Metroid Fusion Dissected
March 02, 2015
Jeremy Parish is at it again with his The Anatomy Of Games series, this time turning the microscope to 2002's Metroid Fusion for the Game Boy Advance. After tackling the previous three games in the series, Parish is ready to dig into Samus Aran's last traditional 2D adventure and isn't afraid to offer up criticism where criticism is deserved. Right off the bat he lays out how Fusion differs in tone from its beloved predecessor, Super Metroid:
Metroid Fusion came into a world that had little patience for its predecessor’s style. Super Metroid expected observation and patience and mental synthesis of its players; it offered copious clues, and its design nudged players in the proper direction, but it was rarely explicit about directions or even expectations. Masterful as Super Metroid‘s design was, its subtlety was no match for a new generation of gamers who preferred telling to showing, explanation to experimentation. Fusion had to be different — and, as Sakamoto has explained, the team wanted it to be different. Nintendo R&D1 was always about playing around with new ideas, and they’d already made the best possible Super Metroid imaginable with Super Metroid. The sequel needed to be something separate.
So even before the game begins, it throws you off guard by nearly killing Samus Aran.

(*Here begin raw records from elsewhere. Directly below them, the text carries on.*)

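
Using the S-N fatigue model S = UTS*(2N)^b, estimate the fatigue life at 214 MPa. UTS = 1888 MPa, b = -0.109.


N = 0.5 * (S/UTS)^(1/b) = 0.5 * (214/1888)^(1/-0.109) = 2.3664e+08 cycles

2.3664e+08 cycles


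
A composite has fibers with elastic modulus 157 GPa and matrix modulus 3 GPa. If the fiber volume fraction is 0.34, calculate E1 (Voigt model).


E1 = Ef*Vf + Em*(1-Vf) = 157*0.34 + 3*0.66 = 55.36 GPa

55.36 GPa


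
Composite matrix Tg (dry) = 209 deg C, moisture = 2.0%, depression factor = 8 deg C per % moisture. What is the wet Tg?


Tg_wet = Tg_dry - k*moisture = 209 - 8*2.0 = 193.0 deg C

193.0 deg C


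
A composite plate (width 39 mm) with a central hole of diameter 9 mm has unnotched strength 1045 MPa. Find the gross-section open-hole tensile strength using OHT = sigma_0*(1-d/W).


OHT = sigma_0*(1-d/W) = 1045*(1-9/39) = 803.8 MPa

803.8 MPa


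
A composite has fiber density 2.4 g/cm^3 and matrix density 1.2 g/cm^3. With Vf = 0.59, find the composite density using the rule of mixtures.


rho_c = rho_f*Vf + rho_m*(1-Vf) = 2.4*0.59 + 1.2*0.41 = 1.908 g/cm^3

1.908 g/cm^3


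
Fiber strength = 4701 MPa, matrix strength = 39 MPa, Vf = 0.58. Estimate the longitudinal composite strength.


sigma_1 = sigma_f*Vf + sigma_m*(1-Vf) = 4701*0.58 + 39*0.42 = 2743.0 MPa

2743.0 MPa


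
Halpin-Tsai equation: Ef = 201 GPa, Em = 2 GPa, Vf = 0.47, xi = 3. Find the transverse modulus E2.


eta = (Ef/Em - 1)/(Ef/Em + xi) = (100.5 - 1)/(100.5 + 3) = 0.9614
E2 = Em*(1+xi*eta*Vf)/(1-eta*Vf) = 8.59 GPa

8.59 GPa


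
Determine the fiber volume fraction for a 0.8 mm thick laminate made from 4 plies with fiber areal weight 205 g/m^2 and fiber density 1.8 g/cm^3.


Vf = n * FAW / (rho_f * h * 1000) = 4 * 205 / (1.8 * 0.8 * 1000) = 0.5694

0.5694


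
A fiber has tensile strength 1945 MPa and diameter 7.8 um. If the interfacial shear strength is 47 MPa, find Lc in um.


Lc = sigma_f * d / (2 * tau_i) = 1945 * 7.8 / (2 * 47) = 161.4 um

161.4 um


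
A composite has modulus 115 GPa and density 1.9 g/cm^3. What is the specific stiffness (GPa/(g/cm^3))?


Specific stiffness = E/rho = 115/1.9 = 60.5 GPa/(g/cm^3)

60.5 GPa/(g/cm^3)


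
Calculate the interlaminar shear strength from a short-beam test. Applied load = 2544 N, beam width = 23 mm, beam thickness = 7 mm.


ILSS = 3F/(4bh) = 3*2544/(4*23*7) = 11.85 MPa

11.85 MPa


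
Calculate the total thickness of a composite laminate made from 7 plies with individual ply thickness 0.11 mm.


h = n * t_ply = 7 * 0.11 = 0.77 mm

0.77 mm


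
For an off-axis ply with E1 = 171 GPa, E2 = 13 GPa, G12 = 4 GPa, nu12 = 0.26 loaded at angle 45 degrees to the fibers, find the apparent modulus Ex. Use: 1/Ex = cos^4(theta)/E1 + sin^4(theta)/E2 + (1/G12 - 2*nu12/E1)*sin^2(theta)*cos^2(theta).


cos^4(45) = 0.25, sin^4(45) = 0.25, sin^2(45)*cos^2(45) = 0.25
1/G12 - 2*nu12/E1 = 1/4 - 2*0.26/171 = 0.246959 GPa^-1
1/Ex = 0.25/171 + 0.25/13 + 0.246959*0.25 = 0.0824325 GPa^-1
Ex = 12.13 GPa

12.13 GPa


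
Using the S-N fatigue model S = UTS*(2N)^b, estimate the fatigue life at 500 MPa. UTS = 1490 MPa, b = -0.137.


N = 0.5 * (S/UTS)^(1/b) = 0.5 * (500/1490)^(1/-0.137) = 1446.7803 cycles

1446.7803 cycles


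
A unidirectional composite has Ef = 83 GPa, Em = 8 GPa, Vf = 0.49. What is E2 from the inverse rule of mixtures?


1/E2 = Vf/Ef + (1-Vf)/Em = 0.49/83 + 0.51/8
E2 = 14.36 GPa

14.36 GPa


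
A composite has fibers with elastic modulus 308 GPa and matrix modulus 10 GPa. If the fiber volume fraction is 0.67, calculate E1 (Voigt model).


E1 = Ef*Vf + Em*(1-Vf) = 308*0.67 + 10*0.33 = 209.66 GPa

209.66 GPa


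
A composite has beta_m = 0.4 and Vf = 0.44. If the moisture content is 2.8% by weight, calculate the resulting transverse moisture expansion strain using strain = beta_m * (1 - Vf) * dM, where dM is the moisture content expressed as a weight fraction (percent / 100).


dM = 2.8/100 = 0.028
strain = beta_m * (1-Vf) * dM = 0.4 * 0.56 * 0.028 = 0.006272

0.006272


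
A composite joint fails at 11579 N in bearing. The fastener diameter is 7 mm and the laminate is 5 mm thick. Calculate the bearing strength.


sigma_br = F/(d*h) = 11579/(7*5) = 330.8 MPa

330.8 MPa


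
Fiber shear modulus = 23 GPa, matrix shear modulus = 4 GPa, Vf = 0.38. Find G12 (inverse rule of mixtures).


1/G12 = Vf/Gf + (1-Vf)/Gm = 0.38/23 + 0.62/4
G12 = 5.83 GPa

5.83 GPa


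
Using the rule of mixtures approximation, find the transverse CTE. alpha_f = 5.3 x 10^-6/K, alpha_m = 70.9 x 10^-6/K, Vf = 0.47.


alpha_2 = alpha_f*Vf + alpha_m*(1-Vf) = 5.3*0.47 + 70.9*0.53 = 40.1 x 10^-6/K

40.1 x 10^-6/K


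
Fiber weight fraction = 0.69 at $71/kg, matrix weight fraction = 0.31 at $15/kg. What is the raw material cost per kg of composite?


Cost = cost_f*Wf + cost_m*Wm = 71*0.69 + 15*0.31 = $53.64/kg

$53.64/kg


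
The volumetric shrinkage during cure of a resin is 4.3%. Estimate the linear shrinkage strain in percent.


Linear shrinkage ≈ vol_shrink/3 = 4.3/3 = 1.433%

1.433%


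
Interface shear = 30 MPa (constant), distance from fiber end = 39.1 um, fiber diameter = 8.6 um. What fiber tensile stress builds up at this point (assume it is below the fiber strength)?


Force balance: sigma_f * (pi*d^2/4) = tau * (pi*d) * x  ->  sigma_f = 4 * tau * x / d
sigma_f = 4 * 30 * 39.1 / 8.6 = 545.6 MPa

545.6 MPa


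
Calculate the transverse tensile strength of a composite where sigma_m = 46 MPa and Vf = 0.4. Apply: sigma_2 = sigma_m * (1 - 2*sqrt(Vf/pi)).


factor = 1 - 2*sqrt(0.4/pi) = 0.2864
sigma_2 = 46 * 0.2864 = 13.17 MPa

13.17 MPa


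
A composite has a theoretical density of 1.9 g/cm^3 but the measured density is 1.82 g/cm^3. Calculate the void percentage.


Void% = (rho_theo - rho_actual)/rho_theo * 100 = (1.9 - 1.82)/1.9 * 100 = 4.21%

4.21%


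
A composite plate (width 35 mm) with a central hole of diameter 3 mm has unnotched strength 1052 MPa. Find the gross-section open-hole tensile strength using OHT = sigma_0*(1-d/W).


OHT = sigma_0*(1-d/W) = 1052*(1-3/35) = 961.8 MPa

961.8 MPa


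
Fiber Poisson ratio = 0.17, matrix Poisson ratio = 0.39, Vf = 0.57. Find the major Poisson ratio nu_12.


nu_12 = nu_f*Vf + nu_m*(1-Vf) = 0.17*0.57 + 0.39*0.43 = 0.2646

0.2646


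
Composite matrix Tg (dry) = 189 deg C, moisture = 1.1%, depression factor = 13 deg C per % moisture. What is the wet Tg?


Tg_wet = Tg_dry - k*moisture = 189 - 13*1.1 = 174.7 deg C

174.7 deg C


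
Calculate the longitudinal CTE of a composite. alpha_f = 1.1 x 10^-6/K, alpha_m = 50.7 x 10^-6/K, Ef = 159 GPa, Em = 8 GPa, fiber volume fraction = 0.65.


E1 = Ef*Vf + Em*(1-Vf) = 106.15
alpha_1 = (alpha_f*Ef*Vf + alpha_m*Em*(1-Vf))/E1 = 2.41 x 10^-6/K

2.41 x 10^-6/K


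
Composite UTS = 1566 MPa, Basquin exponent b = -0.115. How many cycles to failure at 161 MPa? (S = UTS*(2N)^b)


N = 0.5 * (S/UTS)^(1/b) = 0.5 * (161/1566)^(1/-0.115) = 1.9497e+08 cycles

1.9497e+08 cycles


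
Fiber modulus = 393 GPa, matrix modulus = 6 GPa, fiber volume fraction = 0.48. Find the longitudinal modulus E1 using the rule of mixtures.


E1 = Ef*Vf + Em*(1-Vf) = 393*0.48 + 6*0.52 = 191.76 GPa

191.76 GPa


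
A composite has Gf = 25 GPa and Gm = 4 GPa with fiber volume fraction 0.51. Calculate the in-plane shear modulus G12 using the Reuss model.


1/G12 = Vf/Gf + (1-Vf)/Gm = 0.51/25 + 0.49/4
G12 = 7.0 GPa

7.0 GPa


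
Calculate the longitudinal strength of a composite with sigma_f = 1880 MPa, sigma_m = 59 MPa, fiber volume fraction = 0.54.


sigma_1 = sigma_f*Vf + sigma_m*(1-Vf) = 1880*0.54 + 59*0.46 = 1042.3 MPa

1042.3 MPa


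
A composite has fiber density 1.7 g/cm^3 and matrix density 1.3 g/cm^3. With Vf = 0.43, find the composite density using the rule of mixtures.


rho_c = rho_f*Vf + rho_m*(1-Vf) = 1.7*0.43 + 1.3*0.57 = 1.472 g/cm^3

1.472 g/cm^3


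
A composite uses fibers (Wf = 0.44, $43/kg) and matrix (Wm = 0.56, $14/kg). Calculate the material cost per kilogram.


Cost = cost_f*Wf + cost_m*Wm = 43*0.44 + 14*0.56 = $26.76/kg

$26.76/kg


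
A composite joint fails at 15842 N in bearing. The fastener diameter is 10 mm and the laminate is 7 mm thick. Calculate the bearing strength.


sigma_br = F/(d*h) = 15842/(10*7) = 226.3 MPa

226.3 MPa


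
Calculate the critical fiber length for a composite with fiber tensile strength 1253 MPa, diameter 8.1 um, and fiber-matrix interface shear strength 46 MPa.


Lc = sigma_f * d / (2 * tau_i) = 1253 * 8.1 / (2 * 46) = 110.3 um

110.3 um


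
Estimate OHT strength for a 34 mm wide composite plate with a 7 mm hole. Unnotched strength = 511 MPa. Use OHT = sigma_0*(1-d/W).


OHT = sigma_0*(1-d/W) = 511*(1-7/34) = 405.8 MPa

405.8 MPa


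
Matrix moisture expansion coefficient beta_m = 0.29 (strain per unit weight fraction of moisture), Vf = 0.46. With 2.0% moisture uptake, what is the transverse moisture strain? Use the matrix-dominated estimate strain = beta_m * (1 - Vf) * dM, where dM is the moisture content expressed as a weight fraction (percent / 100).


dM = 2.0/100 = 0.02
strain = beta_m * (1-Vf) * dM = 0.29 * 0.54 * 0.02 = 0.003132

0.003132


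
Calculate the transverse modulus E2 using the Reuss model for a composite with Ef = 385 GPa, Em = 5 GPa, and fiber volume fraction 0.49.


1/E2 = Vf/Ef + (1-Vf)/Em = 0.49/385 + 0.51/5
E2 = 9.68 GPa

9.68 GPa


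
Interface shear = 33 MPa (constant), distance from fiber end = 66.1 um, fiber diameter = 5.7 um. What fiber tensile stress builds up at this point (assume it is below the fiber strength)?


Force balance: sigma_f * (pi*d^2/4) = tau * (pi*d) * x  ->  sigma_f = 4 * tau * x / d
sigma_f = 4 * 33 * 66.1 / 5.7 = 1530.7 MPa

1530.7 MPa


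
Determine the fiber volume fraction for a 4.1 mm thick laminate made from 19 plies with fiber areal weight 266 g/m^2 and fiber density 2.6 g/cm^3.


Vf = n * FAW / (rho_f * h * 1000) = 19 * 266 / (2.6 * 4.1 * 1000) = 0.4741

0.4741


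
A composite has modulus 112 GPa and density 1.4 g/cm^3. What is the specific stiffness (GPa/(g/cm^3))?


Specific stiffness = E/rho = 112/1.4 = 80.0 GPa/(g/cm^3)

80.0 GPa/(g/cm^3)


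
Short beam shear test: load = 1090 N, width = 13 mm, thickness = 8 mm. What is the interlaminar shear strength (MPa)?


ILSS = 3F/(4bh) = 3*1090/(4*13*8) = 7.86 MPa

7.86 MPa


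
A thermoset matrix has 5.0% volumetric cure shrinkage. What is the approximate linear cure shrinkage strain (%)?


Linear shrinkage ≈ vol_shrink/3 = 5.0/3 = 1.667%

1.667%


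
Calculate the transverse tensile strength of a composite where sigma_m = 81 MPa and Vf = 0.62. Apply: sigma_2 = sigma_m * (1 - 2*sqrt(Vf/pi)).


factor = 1 - 2*sqrt(0.62/pi) = 0.1115
sigma_2 = 81 * 0.1115 = 9.03 MPa

9.03 MPa


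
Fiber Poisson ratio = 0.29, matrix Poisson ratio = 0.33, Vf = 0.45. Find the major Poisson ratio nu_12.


nu_12 = nu_f*Vf + nu_m*(1-Vf) = 0.29*0.45 + 0.33*0.55 = 0.312

0.312


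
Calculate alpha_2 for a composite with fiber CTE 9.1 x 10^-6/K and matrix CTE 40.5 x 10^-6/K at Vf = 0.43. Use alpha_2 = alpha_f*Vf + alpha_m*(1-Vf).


alpha_2 = alpha_f*Vf + alpha_m*(1-Vf) = 9.1*0.43 + 40.5*0.57 = 27.0 x 10^-6/K

27.0 x 10^-6/K


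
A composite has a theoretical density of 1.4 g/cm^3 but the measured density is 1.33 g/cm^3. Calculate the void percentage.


Void% = (rho_theo - rho_actual)/rho_theo * 100 = (1.4 - 1.33)/1.4 * 100 = 5.0%

5.0%


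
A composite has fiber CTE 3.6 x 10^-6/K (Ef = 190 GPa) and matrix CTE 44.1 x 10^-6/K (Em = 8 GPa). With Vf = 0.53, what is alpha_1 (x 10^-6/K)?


E1 = Ef*Vf + Em*(1-Vf) = 104.46
alpha_1 = (alpha_f*Ef*Vf + alpha_m*Em*(1-Vf))/E1 = 5.06 x 10^-6/K

5.06 x 10^-6/K


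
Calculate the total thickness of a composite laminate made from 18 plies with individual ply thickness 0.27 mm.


h = n * t_ply = 18 * 0.27 = 4.86 mm

4.86 mm


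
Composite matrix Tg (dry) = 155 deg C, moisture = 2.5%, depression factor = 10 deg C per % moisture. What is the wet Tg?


Tg_wet = Tg_dry - k*moisture = 155 - 10*2.5 = 130.0 deg C

130.0 deg C


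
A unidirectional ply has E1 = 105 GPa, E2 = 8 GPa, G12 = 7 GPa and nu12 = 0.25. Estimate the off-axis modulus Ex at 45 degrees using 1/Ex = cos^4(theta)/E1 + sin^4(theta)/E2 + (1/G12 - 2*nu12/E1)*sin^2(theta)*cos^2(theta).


cos^4(45) = 0.25, sin^4(45) = 0.25, sin^2(45)*cos^2(45) = 0.25
1/G12 - 2*nu12/E1 = 1/7 - 2*0.25/105 = 0.138095 GPa^-1
1/Ex = 0.25/105 + 0.25/8 + 0.138095*0.25 = 0.0681548 GPa^-1
Ex = 14.67 GPa

14.67 GPa


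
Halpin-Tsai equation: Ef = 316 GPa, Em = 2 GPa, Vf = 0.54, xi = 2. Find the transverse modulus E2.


eta = (Ef/Em - 1)/(Ef/Em + xi) = (158.0 - 1)/(158.0 + 2) = 0.9813
E2 = Em*(1+xi*eta*Vf)/(1-eta*Vf) = 8.76 GPa

8.76 GPa


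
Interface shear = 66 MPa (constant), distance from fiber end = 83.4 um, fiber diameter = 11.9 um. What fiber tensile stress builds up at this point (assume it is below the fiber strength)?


Force balance: sigma_f * (pi*d^2/4) = tau * (pi*d) * x  ->  sigma_f = 4 * tau * x / d
sigma_f = 4 * 66 * 83.4 / 11.9 = 1850.2 MPa

1850.2 MPa


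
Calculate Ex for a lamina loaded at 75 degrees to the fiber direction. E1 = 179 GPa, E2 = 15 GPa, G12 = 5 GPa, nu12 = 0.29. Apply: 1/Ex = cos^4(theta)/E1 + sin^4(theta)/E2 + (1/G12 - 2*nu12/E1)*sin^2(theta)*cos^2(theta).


cos^4(75) = 0.004487, sin^4(75) = 0.870513, sin^2(75)*cos^2(75) = 0.0625
1/G12 - 2*nu12/E1 = 1/5 - 2*0.29/179 = 0.19676 GPa^-1
1/Ex = 0.004487/179 + 0.870513/15 + 0.19676*0.0625 = 0.0703567 GPa^-1
Ex = 14.21 GPa

14.21 GPa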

I missed out on Fusion when it was first released, choosing Metroid Prime for my GameCube as I didn't have a GBA at the time. Prime eventually wore me down and I wished I could've gone for the more traditionally structured title instead. It wasn't until years later when I bought a used GBA SP that I finally experienced Fusion and while it has its flaws and isn't the same kind of Metroid game that fans were accustomed to exploring, it has its charms and is worth playing. Oddly enough, it's also the last game in the Metroid timeline as of this moment; the Metroid Prime games and Other M are interquels staggered around Super Metroid's place in the story. We still have no idea what happens to Samus now that she's part metroid and on the run from the Galactic Federation. No wonder fans demand a sequel — we have to know what happens next!